No publication chronicled the rise and fall of the popularity of folk music better than "Broadside." With an aim to "circulate as many songs as possible and get them out as quickly as possible," "Broadside" published almost every significant folk and topical song from 1962-88. Bob Dylan, Janis Ian, Phil Ochs, Malvina Reynolds and Pete Seeger all first graced "Broadside's" pages. Part protest pamphlet, part underground tabloid and part songwriting magazine, "Broadside" teemed with the issues that defined those nearly 30 years, including civil rights, Vietnam, nuclear power, ethnic conflict and equal rights.
Smithsonian Folkways' excellent new box set "The Best of Broadside 1962-1988" provides an audio counterpart to "Broadside's" radical printed history. This five-CD, 89-song set contains some of this country's most vital protest songs, including "Blowin' in the Wind," "I Ain't Marching Anymore" and "Hell No I Ain't Gonna Go." This box set is both beautiful and comprehensive and has the look and feel of an oversized spiral-bound notebook, with the CDs located in slits in the five section dividers.

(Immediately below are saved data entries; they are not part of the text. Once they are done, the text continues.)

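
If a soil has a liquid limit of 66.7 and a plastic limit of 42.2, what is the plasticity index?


Using PI = LL - PL
PI = 66.7 - 42.2
PI = 24.5


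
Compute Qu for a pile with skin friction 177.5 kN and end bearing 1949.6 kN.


Result: 2127.1 kN

Derivation:
Using Qu = Qf + Qb
Qu = 177.5 + 1949.6
Qu = 2127.1 kN


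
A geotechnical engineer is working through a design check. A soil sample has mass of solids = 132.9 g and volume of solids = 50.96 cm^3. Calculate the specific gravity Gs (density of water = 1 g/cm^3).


Result: 2.608

Derivation:
Using Gs = m_s / (V_s * rho_w)
Since rho_w = 1 g/cm^3:
Gs = 132.9 / 50.96
Gs = 2.608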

Besides several excellent essays on the formation of "Broadside," the set also contains dozens of archive photos, song histories and reproductions of many of the letters and pieces that originally appeared in "Broadside's" pages.
"Broadside's" radical spirit was an extension of its founders, Sis Cunningham and Gordon Friesen. Friesen was an author who had been blacklisted in 1948 for being a communist. Cunningham was a musician and shared with Friesen an interest in music, a poor Oklahoma upbringing and a history of supporting socialist causes. "Broadside" began in 1962 out of their apartment in New York City as a crude collection of mimeographs stapled together that sold for 35 cents. But it soon gained underground credibility for publishing songs that were too controversial or cutting-edge to print in conservative magazines.

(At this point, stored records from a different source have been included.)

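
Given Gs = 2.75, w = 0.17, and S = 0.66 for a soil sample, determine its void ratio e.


Using the relation e = Gs * w / S
e = 2.75 * 0.17 / 0.66
e = 0.7083


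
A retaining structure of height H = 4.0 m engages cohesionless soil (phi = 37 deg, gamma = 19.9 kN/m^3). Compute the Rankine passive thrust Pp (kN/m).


Compute passive earth pressure coefficient:
Kp = tan^2(45 + phi/2) = tan^2(63.5) = 4.022791
Compute passive force:
Pp = 0.5 * Kp * gamma * H^2
Pp = 0.5 * 4.022791 * 19.9 * 4.0^2
Pp = 640.43 kN/m


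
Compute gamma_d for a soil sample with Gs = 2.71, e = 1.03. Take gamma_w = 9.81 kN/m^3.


Result: 13.096 kN/m^3

Derivation:
Using gamma_d = Gs * gamma_w / (1 + e)
gamma_d = 2.71 * 9.81 / (1 + 1.03)
gamma_d = 2.71 * 9.81 / 2.03
gamma_d = 13.096 kN/m^3


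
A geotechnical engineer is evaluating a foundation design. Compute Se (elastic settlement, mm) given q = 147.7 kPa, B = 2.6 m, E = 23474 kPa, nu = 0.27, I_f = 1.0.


Using Se = q * B * (1 - nu^2) * I_f / E
1 - nu^2 = 1 - 0.27^2 = 0.9271
Se = 147.7 * 2.6 * 0.9271 * 1.0 / 23474
Se = 0.015167 m
Convert to mm: Se = 0.015167 * 1000 = 15.167 mm


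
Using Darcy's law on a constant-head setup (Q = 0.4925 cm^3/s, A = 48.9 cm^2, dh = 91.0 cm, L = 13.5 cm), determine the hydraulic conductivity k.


Result: 0.001494 cm/s

Derivation:
Compute hydraulic gradient:
i = dh / L = 91.0 / 13.5 = 6.74074
Then apply Darcy's law:
k = Q / (A * i)
k = 0.4925 / (48.9 * 6.74074)
k = 0.4925 / 329.622
k = 0.001494 cm/s


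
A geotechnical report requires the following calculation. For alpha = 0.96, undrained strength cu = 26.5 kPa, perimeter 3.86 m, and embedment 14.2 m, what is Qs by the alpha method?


Using Qs = alpha * cu * perimeter * L
Qs = 0.96 * 26.5 * 3.86 * 14.2
Qs = 1394.42 kN


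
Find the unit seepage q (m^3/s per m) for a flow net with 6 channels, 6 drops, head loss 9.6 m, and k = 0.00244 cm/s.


Convert k to m/s for unit consistency with H:
k = 0.00244 cm/s = 0.00244 / 100 m/s = 2.44e-05 m/s
Using q = k * H * Nf / Nd
Nf / Nd = 6 / 6 = 1.0
q = 2.44e-05 * 9.6 * 1.0
q = 0.0002342 m^3/s per m


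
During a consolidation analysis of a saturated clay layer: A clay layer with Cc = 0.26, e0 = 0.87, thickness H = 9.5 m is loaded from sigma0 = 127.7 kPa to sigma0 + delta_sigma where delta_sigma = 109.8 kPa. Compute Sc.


Using Sc = Cc * H / (1 + e0) * log10((sigma0 + delta_sigma) / sigma0)
Stress ratio = (127.7 + 109.8) / 127.7 = 1.85983
log10(1.85983) = 0.269473
Cc * H / (1 + e0) = 0.26 * 9.5 / (1 + 0.87) = 1.32086
Sc = 1.32086 * 0.269473
Sc = 0.3559 m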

As a result, listening to these songs is like getting a lesson in American history. Besides the numerous songs addressing Vietnam and civil rights, "Broadside" also memorialized many small figures who may have otherwise been forgotten. Phil Ochs' "Ballad of Jim Worthy" tells of a CBS news journalist who was jailed in 1961 for defying travel bans to communist Cuba and China. One of Dylan's many songs in this collection, "The Ballad of Donald White," is about a Seattle convict who was released from prison because of overcrowding and then killed a man, unable to cope in the outside world.
Although most of the earlier songs are typical acoustic numbers, later cuts run the gamut of musical styles. Matthew Jones and Elaine Laron wrap the popular antiwar chant "Hell No We Won't Go" in a bit of Detroit soul, while the Rev. Frederick Douglass Kirkpatrick's "The Cities Are Burning" commemorates the Watts Riots in a bit of nasty Delta blues.

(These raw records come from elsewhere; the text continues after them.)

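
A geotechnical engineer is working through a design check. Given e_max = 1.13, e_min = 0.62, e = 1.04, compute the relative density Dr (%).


Using Dr = (e_max - e) / (e_max - e_min) * 100
e_max - e = 1.13 - 1.04 = 0.09
e_max - e_min = 1.13 - 0.62 = 0.51
Dr = 0.09 / 0.51 * 100
Dr = 17.65 %


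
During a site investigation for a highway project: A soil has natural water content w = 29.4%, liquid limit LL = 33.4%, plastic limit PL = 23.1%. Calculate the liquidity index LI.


First compute the plasticity index:
PI = LL - PL = 33.4 - 23.1 = 10.3
Then compute the liquidity index:
LI = (w - PL) / PI
LI = (29.4 - 23.1) / 10.3
LI = 0.612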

Yet after its rise in the late '50s and early '60s, folk music went underground again, never really coming back up. When Dylan went electric at the Newport Folk Festival in 1965, folk music not only lost an icon, but it heralded the rise of rock & roll as the voice of teen-age protest. Yet because of its idealistic allegiance to the folk scene, "Broadside" rarely published topical songs from "rock" artists, and so it lost some of its edge in the '70s and '80s. In 1988, Sis Cunningham and Gordon Friesen published their last issue of "Broadside."
Today the spirit of "Broadside" lives on in the grass-roots folk of artists like Ani DiFranco and Billy Bragg and the uncompromising ideals of bands like Rage Against the Machine. In fact, any musician who puts their ideals in their songs owes a small debt to this humble magazine and the artists who graced its pages.